Rémi Ferrand. Ce rire sur les video d’émeutes, ce rire on le reconnaît

Image tirée du livre Max et Moritz (1865) illustrant l’expression Schadenfreude 

Nanalyse

Ce qui me choque et m’impressionne beaucoup sur les différentes vidéo d’émeutes que nous voyons ces jours ci tient dans la bande-son qui les accompagne.

Je m’explique. La plupart de ces vidéos sont tournées par des émeutiers eux-mêmes ou bien par des gens présents sur la scène qui commentant ce qu’ils voient.

Et que la vidéo montre un pillage, une agression, un dégradation c’est presque toujours les mêmes commentaires qui ressortent.

La pauvreté de vocabulaire aidant, c’est presque toujours les mêmes mots :

– Wesh (×4 ou 5)

– Whallah (x3)

– J’y crois pas !

– C’te dinguerie !

– Le dééélireeeee…

Et ça tourne en boucle.

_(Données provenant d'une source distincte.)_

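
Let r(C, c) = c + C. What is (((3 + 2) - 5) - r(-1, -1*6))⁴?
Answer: 2401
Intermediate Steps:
r(C, c) = C + c
(((3 + 2) - 5) - r(-1, -1*6))⁴ = (((3 + 2) - 5) - (-1 - 1*6))⁴ = ((5 - 5) - (-1 - 6))⁴ = (0 - 1*(-7))⁴ = (0 + 7)⁴ = 7⁴ = 2401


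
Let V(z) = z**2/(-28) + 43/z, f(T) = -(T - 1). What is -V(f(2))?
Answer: 1205/28 ≈ 43.036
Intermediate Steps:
f(T) = 1 - T (f(T) = -(-1 + T) = 1 - T)
V(z) = 43/z - z**2/28 (V(z) = z**2*(-1/28) + 43/z = -z**2/28 + 43/z = 43/z - z**2/28)
-V(f(2)) = -(1204 - (1 - 1*2)**3)/(28*(1 - 1*2)) = -(1204 - (1 - 2)**3)/(28*(1 - 2)) = -(1204 - 1*(-1)**3)/(28*(-1)) = -(-1)*(1204 - 1*(-1))/28 = -(-1)*(1204 + 1)/28 = -(-1)*1205/28 = -1*(-1205/28) = 1205/28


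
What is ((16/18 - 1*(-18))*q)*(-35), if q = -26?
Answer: 154700/9 ≈ 17189.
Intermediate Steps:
((16/18 - 1*(-18))*q)*(-35) = ((16/18 - 1*(-18))*(-26))*(-35) = ((16*(1/18) + 18)*(-26))*(-35) = ((8/9 + 18)*(-26))*(-35) = ((170/9)*(-26))*(-35) = -4420/9*(-35) = 154700/9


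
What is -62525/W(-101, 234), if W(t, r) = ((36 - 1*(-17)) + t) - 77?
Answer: 2501/5 ≈ 500.20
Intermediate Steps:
W(t, r) = -24 + t (W(t, r) = ((36 + 17) + t) - 77 = (53 + t) - 77 = -24 + t)
-62525/W(-101, 234) = -62525/(-24 - 101) = -62525/(-125) = -62525*(-1/125) = 2501/5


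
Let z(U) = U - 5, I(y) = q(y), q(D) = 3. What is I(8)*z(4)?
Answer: -3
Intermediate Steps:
I(y) = 3
z(U) = -5 + U
I(8)*z(4) = 3*(-5 + 4) = 3*(-1) = -3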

Cette litanie n’étant interrompue… que par des rires.

Car tout le monde s’exclaffe dans ces vidéos.

On rit à gorges déployées. On rit d’un rire gras, qui vient de la gorge et où roulent des R comme on le ferait avant de cracher.

Et ce rire on le reconnaît

Et ce rire on le reconnaît.

C’est le rire du chahut qui a pourri tant de classes et fait renoncer tant de professeurs.

C’est le rire de la meute parce que le rire n’est pas solitaire et il est difficile de ne pas penser alors aux hyènes.

C’est la culture du lazi et de l’irréverence qui veut faire tomber tout et ne propose rien.

C’est le rire des harceleurs.

C’est le rire des violeurs qui crachent sur la femme qu’ils viennent de piétiner et qui s’éloignent.

C’est le rire des tortionnaires qui ajoutent l’insulte à la souffrance comme on ajouterait du sel dans une plaie à vif.

C’est un rire de malfaisance pure.

C’est un rire appris et partagé.

C’est le rire du mal.

Et l’on a envie soudain de réécouter l’adresse de ce vieux moine imaginé par Umberto Eco et Jean-Jacques Annaud qui nous avertissait dans “Le nom de la Rose” :

“- Le rire est un souffle diabolique qui déforme les ligaments du visage et fait ressembler l’homme au singe…”

Pour une fois, et pour une fois seulement, on aurait presque envie de lui donner raison.